In a filing made public Tuesday, Trump’s lawyers urged Manhattan Judge Juan M. Merchan to drop the case, citing the extraordinary circumstances surrounding Trump’s impending return to office. Trump’s attorneys began their dismissal argument by referencing Biden’s recent decision to pardon his son, Hunter Biden.
“Yesterday, in issuing a 10-year pardon to Hunter Biden that covers any and all crimes whether charged or uncharged, President Biden asserted that his son was ‘selectively, and unfairly, prosecuted,’ and ‘treated differently,’” they stated. “President Biden argued that ‘raw politics has infected this process and it led to a miscarriage of justice.’”
The legal team claimed Biden’s remarks constituted “an extraordinary condemnation of President Biden’s own DOJ.”
“This is the same DOJ that coordinated and oversaw the politically-motivated, election-interference witch hunts targeting President Trump by disgraced Special Counsel Jack Smith, the other biased prosecutors in Smith’s Special Counsel’s Office (‘SCO’), and others.
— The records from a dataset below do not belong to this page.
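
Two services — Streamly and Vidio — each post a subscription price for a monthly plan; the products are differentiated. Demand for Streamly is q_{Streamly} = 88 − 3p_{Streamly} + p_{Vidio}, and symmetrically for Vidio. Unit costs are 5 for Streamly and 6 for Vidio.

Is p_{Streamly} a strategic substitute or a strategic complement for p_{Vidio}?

Streamly's profit: π = (p_{Streamly} − 5)(88 − 3p_{Streamly} + p_{Vidio}).
∂π/∂p_{Streamly} = 103 − 6p_{Streamly} + p_{Vidio} = 0 ⇒ p_{Streamly} = 103/6 + (1/6)p_{Vidio}.
The best-response slope dp_{Streamly}/dp_{Vidio} = 1/6 > 0: the reaction function is upward-sloping, so the choices are strategic complements.

strategic complements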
This is the same DOJ that sent Matthew Colangelo to DA Bragg to help unfairly target President Trump in this empty and lawless case,” they argued. “Since DA Bragg took office, he has engaged in ‘precisely the type of political theater’ that President Biden condemned.”
Prosecutors have until December 9 to respond. They have indicated they will oppose dismissal but are open to delaying sentencing until after Trump’s term ends in 2029.
Judge Merchan previously halted proceedings after Trump’s election victory last month, postponing sentencing, which had been set for late November. He delayed ruling on Trump’s earlier request to dismiss the case on immunity grounds.
If Merchan grants the dismissal, it would erase Trump’s conviction, removing the potential of a criminal record or prison sentence. Trump is the first former president to be convicted of a crime and the first convicted criminal to win the presidency.
The judge could uphold the conviction and proceed with sentencing, delay the case until Trump leaves office, or await a federal appeals court decision on Trump’s separate effort to move the case out of state court. No timetable for a decision has been set.